Very few industry institutions are more important than the USDA Fruit and Vegetable Advisory Committee. The produce industry often struggles to be heard in Washington amidst the enormous weight of the so-called “program crops” — commodities such as wheat, corn, soybeans and cotton.

Virtually all the money USDA doles out goes to these large crops, and they so dominate the USDA that other concerns easily get lost. This committee is different, however. Its purpose is described as follows:

Background: Secretary Veneman issued two-year charters to the Committee in August 2001 and July 2003 under the authority of the Federal Advisory Committee Act. The Committee’s role is to develop recommendations for submission to the Secretary of Agriculture on ways USDA can tailor programs to better meet the needs of the U.S. produce industry. Secretary Johanns subsequently extended charters to this Advisory Committee in June 2005 and most recently in May 2007.

So this is the produce industry’s direct link to USDA — the one way we can be certain our concerns are acknowledged and our voices heard. On the most important produce industry issue of our times — food safety — we might expect that the Committee would send a strong message reiterating the positions already approved by the two national produce trade associations — the United Fresh Produce Association and Produce Marketing Association.
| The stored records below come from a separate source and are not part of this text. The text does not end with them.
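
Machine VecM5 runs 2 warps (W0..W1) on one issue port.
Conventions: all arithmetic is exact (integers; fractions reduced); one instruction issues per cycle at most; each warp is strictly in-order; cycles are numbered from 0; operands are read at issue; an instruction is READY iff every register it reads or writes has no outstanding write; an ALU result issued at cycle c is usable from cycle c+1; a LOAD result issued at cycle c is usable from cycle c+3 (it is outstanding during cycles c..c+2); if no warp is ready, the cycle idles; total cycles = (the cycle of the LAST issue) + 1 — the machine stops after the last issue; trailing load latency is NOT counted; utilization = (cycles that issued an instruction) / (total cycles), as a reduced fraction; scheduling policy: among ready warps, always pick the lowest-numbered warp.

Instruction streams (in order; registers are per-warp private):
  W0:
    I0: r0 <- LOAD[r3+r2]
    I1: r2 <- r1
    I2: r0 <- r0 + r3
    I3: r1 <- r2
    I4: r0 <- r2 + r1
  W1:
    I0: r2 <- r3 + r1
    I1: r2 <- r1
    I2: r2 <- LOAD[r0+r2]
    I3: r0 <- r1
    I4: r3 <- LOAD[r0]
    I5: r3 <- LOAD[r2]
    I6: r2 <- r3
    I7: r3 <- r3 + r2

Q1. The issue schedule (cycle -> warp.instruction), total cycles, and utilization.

cycle 0: W0.I0
cycle 1: W0.I1
cycle 2: W1.I0
cycle 3: W0.I2
cycle 4: W0.I3
cycle 5: W0.I4
cycle 6: W1.I1
cycle 7: W1.I2
cycle 8: W1.I3
cycle 9: W1.I4
cycle 10: idle
cycle 11: idle
cycle 12: W1.I5
cycle 13: idle
cycle 14: idle
cycle 15: W1.I6
cycle 16: W1.I7

Answer: 17 cycles, utilization 13/17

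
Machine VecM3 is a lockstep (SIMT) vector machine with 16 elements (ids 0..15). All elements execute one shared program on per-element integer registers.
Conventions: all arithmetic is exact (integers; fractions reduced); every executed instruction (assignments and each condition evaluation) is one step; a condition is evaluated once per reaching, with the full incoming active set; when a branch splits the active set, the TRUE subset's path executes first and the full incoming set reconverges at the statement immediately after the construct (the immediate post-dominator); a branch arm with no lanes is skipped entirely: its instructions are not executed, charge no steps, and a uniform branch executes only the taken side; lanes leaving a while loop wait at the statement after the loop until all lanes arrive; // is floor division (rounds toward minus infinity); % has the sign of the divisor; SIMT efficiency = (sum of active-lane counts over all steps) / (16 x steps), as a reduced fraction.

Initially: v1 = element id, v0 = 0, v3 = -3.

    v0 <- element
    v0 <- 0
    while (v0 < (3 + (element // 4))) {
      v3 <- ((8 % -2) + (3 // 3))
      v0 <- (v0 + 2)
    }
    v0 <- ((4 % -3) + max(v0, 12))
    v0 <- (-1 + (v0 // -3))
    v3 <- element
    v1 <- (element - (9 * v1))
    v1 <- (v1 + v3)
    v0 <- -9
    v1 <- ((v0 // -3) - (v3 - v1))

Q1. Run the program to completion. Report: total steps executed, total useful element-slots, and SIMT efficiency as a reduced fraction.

Answer: 19 steps, 280 useful, 35/38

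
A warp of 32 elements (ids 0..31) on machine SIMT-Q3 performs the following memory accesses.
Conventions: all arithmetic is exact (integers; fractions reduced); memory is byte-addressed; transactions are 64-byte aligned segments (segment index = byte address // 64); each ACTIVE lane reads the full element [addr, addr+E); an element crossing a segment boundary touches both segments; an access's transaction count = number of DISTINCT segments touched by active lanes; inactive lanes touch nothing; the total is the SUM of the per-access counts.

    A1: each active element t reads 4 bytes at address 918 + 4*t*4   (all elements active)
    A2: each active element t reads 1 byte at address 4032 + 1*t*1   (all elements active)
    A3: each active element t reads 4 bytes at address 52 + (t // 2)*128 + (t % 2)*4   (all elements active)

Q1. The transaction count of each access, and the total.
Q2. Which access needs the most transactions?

A1: 9 transactions
A2: 1 transaction
A3: 16 transactions

Answer: 9,1,16; total 26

Answer: A3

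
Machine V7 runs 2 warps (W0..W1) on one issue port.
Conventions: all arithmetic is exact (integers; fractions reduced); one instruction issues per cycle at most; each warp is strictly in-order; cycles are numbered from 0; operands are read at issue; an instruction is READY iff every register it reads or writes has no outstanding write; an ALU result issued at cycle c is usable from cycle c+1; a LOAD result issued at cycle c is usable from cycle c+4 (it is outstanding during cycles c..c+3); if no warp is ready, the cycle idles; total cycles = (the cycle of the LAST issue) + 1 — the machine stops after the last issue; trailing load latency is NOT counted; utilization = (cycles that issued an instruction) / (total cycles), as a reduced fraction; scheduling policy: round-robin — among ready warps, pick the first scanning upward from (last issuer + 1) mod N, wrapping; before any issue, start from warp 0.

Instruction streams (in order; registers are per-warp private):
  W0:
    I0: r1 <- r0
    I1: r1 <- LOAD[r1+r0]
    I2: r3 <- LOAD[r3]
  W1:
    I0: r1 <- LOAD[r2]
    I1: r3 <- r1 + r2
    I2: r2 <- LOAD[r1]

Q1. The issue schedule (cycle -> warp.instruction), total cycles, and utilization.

cycle 0: W0.I0
cycle 1: W1.I0
cycle 2: W0.I1
cycle 3: W0.I2
cycle 4: idle
cycle 5: W1.I1
cycle 6: W1.I2

Answer: 7 cycles, utilization 6/7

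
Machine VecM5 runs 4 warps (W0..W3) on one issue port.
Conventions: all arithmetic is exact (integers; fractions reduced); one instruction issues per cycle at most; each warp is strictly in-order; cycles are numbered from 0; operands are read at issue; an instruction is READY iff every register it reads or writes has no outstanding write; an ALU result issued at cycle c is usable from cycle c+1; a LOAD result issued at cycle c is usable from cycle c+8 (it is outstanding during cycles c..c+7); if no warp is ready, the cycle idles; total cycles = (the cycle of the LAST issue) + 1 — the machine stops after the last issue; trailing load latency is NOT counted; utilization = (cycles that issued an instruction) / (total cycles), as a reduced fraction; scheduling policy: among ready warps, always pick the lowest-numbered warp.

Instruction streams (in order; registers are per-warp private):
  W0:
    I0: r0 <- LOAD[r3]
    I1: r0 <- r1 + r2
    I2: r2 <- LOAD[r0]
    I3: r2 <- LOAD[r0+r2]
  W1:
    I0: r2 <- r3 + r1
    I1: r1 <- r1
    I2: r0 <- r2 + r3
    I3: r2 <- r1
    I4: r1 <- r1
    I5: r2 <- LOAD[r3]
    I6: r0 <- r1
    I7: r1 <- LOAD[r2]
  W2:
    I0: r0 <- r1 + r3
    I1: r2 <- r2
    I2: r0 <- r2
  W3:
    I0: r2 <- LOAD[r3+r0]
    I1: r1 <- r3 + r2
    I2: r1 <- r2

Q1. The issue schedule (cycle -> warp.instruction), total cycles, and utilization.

cycle 0: W0.I0
cycle 1: W1.I0
cycle 2: W1.I1
cycle 3: W1.I2
cycle 4: W1.I3
cycle 5: W1.I4
cycle 6: W1.I5
cycle 7: W1.I6
cycle 8: W0.I1
cycle 9: W0.I2
cycle 10: W2.I0
cycle 11: W2.I1
cycle 12: W2.I2
cycle 13: W3.I0
cycle 14: W1.I7
cycle 15: idle
cycle 16: idle
cycle 17: W0.I3
cycle 18: idle
cycle 19: idle
cycle 20: idle
cycle 21: W3.I1
cycle 22: W3.I2

Answer: 23 cycles, utilization 18/23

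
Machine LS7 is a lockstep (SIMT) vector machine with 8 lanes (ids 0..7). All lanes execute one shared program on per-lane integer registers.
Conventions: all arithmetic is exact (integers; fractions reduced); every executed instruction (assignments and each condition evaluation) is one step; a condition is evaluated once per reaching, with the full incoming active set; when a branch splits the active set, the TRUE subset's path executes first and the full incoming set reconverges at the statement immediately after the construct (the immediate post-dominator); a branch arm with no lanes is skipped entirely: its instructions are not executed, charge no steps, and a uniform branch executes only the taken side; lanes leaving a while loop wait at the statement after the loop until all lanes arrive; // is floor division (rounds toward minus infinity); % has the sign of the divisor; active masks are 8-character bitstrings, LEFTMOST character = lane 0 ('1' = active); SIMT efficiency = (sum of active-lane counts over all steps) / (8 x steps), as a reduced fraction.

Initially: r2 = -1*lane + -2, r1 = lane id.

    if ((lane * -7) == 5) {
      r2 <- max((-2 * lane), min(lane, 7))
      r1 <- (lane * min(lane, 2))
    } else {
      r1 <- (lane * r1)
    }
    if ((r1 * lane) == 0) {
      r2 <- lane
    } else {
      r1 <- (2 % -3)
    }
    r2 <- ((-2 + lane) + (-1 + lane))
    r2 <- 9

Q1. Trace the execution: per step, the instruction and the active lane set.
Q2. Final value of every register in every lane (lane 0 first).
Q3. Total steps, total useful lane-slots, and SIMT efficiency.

step 0: eval ((lane * -7) == 5)      11111111
step 1: r1 <- (lane * r1)            11111111
step 2: eval ((r1 * lane) == 0)      11111111
step 3: r2 <- lane                   10000000
step 4: r1 <- (2 % -3)               01111111
step 5: r2 <- ((-2 + lane) + (-1 + lane)) 11111111
step 6: r2 <- 9                      11111111

Answer: 7 steps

r2: 9,9,9,9,9,9,9,9
r1: 0,-1,-1,-1,-1,-1,-1,-1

steps = 7; useful = 48; efficiency = 48/56 = 6/7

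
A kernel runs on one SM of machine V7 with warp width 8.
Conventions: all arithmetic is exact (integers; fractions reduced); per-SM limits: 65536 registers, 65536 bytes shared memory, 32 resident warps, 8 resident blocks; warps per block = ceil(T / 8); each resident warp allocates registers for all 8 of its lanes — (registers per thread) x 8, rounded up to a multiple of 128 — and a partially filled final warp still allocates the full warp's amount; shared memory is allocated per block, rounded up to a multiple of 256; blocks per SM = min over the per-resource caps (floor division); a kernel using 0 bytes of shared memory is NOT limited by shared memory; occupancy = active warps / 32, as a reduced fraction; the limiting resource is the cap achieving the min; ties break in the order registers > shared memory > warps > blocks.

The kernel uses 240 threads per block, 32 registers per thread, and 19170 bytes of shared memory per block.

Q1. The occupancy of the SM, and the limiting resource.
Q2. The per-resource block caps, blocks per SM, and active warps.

Answer: occupancy 15/16, limited by warps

registers: 8 blocks
shared memory: 3 blocks
warps: 1 block
blocks: 8 blocks

Answer: 1 block, 30 active warps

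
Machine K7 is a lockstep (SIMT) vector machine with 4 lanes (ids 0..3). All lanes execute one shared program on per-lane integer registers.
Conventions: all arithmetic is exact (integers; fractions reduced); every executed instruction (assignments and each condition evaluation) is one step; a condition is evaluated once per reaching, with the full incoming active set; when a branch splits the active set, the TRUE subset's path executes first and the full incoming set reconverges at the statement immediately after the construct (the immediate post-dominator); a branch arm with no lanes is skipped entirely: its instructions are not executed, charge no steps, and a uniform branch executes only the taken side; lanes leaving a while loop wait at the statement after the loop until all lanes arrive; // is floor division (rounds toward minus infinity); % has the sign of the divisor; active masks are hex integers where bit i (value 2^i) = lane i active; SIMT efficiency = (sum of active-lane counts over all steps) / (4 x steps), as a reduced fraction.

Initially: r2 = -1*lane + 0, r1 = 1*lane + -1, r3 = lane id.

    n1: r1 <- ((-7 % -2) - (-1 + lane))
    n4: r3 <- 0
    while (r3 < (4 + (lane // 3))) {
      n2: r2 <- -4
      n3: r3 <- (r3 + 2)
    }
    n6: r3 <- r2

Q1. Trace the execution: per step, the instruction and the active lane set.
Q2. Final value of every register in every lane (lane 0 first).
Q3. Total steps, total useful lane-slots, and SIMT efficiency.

step 0: r1 <- ((-7 % -2) - (-1 + lane)) 0xf
step 1: r3 <- 0                      0xf
step 2: eval (r3 < (4 + (lane // 3))) 0xf
step 3: r2 <- -4                     0xf
step 4: r3 <- (r3 + 2)               0xf
step 5: eval (r3 < (4 + (lane // 3))) 0xf
step 6: r2 <- -4                     0xf
step 7: r3 <- (r3 + 2)               0xf
step 8: eval (r3 < (4 + (lane // 3))) 0xf
step 9: r2 <- -4                     0x8
step 10: r3 <- (r3 + 2)               0x8
step 11: eval (r3 < (4 + (lane // 3))) 0x8
step 12: r3 <- r2                     0xf

Answer: 13 steps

r2: -4,-4,-4,-4
r1: 0,-1,-2,-3
r3: -4,-4,-4,-4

steps = 13; useful = 43; efficiency = 43/52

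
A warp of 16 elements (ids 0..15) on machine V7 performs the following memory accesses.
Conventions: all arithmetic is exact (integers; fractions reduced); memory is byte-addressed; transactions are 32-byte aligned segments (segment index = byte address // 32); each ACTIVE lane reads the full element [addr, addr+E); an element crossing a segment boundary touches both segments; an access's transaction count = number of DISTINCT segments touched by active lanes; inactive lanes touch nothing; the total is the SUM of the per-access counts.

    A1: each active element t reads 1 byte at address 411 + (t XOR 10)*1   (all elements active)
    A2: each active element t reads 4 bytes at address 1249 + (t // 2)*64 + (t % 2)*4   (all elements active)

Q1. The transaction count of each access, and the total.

A1: 2 transactions
A2: 8 transactions

Answer: 2,8; total 10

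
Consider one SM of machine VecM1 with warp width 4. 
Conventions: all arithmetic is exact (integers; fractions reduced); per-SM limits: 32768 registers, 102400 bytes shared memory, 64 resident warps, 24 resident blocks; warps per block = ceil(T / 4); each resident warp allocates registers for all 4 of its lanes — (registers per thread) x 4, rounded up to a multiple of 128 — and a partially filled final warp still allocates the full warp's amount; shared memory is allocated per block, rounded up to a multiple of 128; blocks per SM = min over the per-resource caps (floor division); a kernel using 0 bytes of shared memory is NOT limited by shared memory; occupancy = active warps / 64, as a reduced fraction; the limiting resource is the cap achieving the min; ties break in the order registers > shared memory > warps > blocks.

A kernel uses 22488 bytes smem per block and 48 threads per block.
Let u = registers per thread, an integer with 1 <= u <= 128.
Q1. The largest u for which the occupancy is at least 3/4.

Answer: u = 128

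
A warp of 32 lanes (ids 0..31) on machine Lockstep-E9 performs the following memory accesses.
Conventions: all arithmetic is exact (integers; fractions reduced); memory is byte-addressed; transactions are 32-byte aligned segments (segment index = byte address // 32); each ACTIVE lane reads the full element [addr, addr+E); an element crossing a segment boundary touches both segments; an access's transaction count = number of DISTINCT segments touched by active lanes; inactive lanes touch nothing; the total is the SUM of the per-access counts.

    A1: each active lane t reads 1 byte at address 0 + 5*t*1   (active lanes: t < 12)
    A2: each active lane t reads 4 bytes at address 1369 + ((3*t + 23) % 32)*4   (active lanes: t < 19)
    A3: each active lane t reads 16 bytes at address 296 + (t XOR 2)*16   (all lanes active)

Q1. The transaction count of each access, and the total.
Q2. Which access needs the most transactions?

A1: 2 transactions
A2: 5 transactions
A3: 17 transactions

Answer: 2,5,17; total 24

Answer: A3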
And the Committee did recently meet in Washington, D.C. and did send a recommendation to USDA regarding food safety, but it was not the position that United Fresh and PMA have endorsed.

We ran a piece entitled PMA And United Agree On Federal Food Safety Regulation, which detailed the joint position:

“We are pleased that both associations have reached an independent but common conclusion that produce safety standards must be federally mandated, risk-based and allow for commodity-specific regulation,” said United Fresh Chairman Emanuel Lazopoulos and PMA Chairman Peter Goulet. “Such standards should be uniform and should apply consistently to an individual commodity or commodity group regardless of its place of production,” they said.

“Both Boards of Directors believe that our industry must work together to support appropriate action and oversight by the U.S. Food and Drug Administration in order to ensure public confidence in the food supply,” they said.

The advice to the USDA given by the Fruit & Vegetable Advisory Committee did not call for mandatory regulation and did not suggest that USDA allow the FDA to take the lead on food safety regulation in the produce industry.

Why is this?

Well, national produce organizations such as PMA and United do not have their association executives on the committee, which wouldn’t be a problem except that you do have association executives from regional grower groups. Right now, Mike Stuart of Florida Fruit and Vegetable Association and Matt McInerney of Western Growers Association are on the committee. In fact Mike is co-chair and will be the next chairman if tradition is followed.

Now both Mike and Matt are good guys, smart individuals, and this Pundit would hire either of them to represent his interests any day. The problem is that the staff members of associations probably shouldn’t be on the board. After all they are not free to evaluate the evidence and cast a vote without being obligated to vote in favor of the policies that their associations support.

Even more, there is disequilibrium when certain board members walk into the room with an agenda — get the USDA advisory board to issue a recommendation WGA or FFVA can support — while most board members are independent businesspeople, who have no predetermined agenda.

Now imagine any negotiation: one party enters with a clear goal he wishes to achieve, the other party has no such goal. Who do you think is more likely to obtain their goal as the outcome of that negotiation?

That is really what happened here. Mike Stuart fought hard to keep the word mandatory out of the document. Matt McInerney already was committed to the position, and without Tom Stenzel of United Fresh and Bryan Silbermann of PMA on the board to provide counterweight, there was no driving force for the board to issue a ringing endorsement of the United Fresh and PMA resolutions.

It is a shame. This was a shot to communicate a unified produce industry position on mandatory regulation directly to the Secretary of Agriculture.

Two boards that represent a cross-section of the trade, United Fresh and PMA, have endorsed mandatory regulation. The committee should also have supported that mandatory language.

Instead the committee issued a far weaker resolution asking for USDA assistance to the industry in developing risk-based standards — you can read that as voluntary guidance — for the industry. The committee stopped well short of asking for governmental oversight as United and PMA did.

Perhaps the regional grower groups will feel victorious because they won this vote in this venue, but what it really does is fracture the industry and make it more difficult for the trade to present a unified front in Washington.

Unfortunately, if the industry is not united, its voice is less likely to count. This means that policy that affects the industry, instead of being created in consultation with the industry, will happen without the industry’s vote. That is a problem.